Elegir una codificadora mirando solo la etiqueta del precio es la trampa número uno. Una máquina barata puede salir carísima en insumos, y una máquina muy robusta puede ser un gasto innecesario para una producción pequeña. Aquí desglosamos la verdad sobre las tres tecnologías para que no tires tu presupuesto.

Es la tecnología que más ha crecido. Funciona como una impresora de escritorio, pero industrializada.

  • ¿Cómo funciona? Cartuchos que integran el cabezal. Calienta la tinta y dispara.
  • La verdad: Es «Mantenimiento Cero». Cambias cartucho, estrenas cabezal. No hay filtros ni bombas.
  • El veredicto: Ideal para farmacéuticas, cajas y líneas intermitentes. Si tu producción para los fines de semana, esta máquina no te deja a pie el lunes.

El estándar histórico. Un chorro continuo de tinta circula por el sistema.

  • ¿Cómo funciona? Tinta y solvente por separado. La tinta «vuela» hasta el producto.
  • La verdad: Es la reina de la velocidad y las superficies curvas.
  • El veredicto: Indispensable para embotelladoras y cables que operan 24/7. Pero ojo: requiere disciplina de limpieza y cambio de filtros.

Aquí no imprimimos; «quemamos» la superficie.

  • ¿Cómo funciona?
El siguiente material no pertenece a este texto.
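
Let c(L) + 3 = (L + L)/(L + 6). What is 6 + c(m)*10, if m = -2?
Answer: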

Un haz de luz altera el material.
  • La verdad: Cuesta más al principio, pero luego… el costo es cero. Sin tinta, sin solvente.
  • El veredicto: Para bebidas y cosmética de lujo donde la marca debe ser eterna.

Conclusión: No compres tecnología, comprá una solución. Analizá tu OPEX (costo operativo) antes que tu CAPEX (inversión).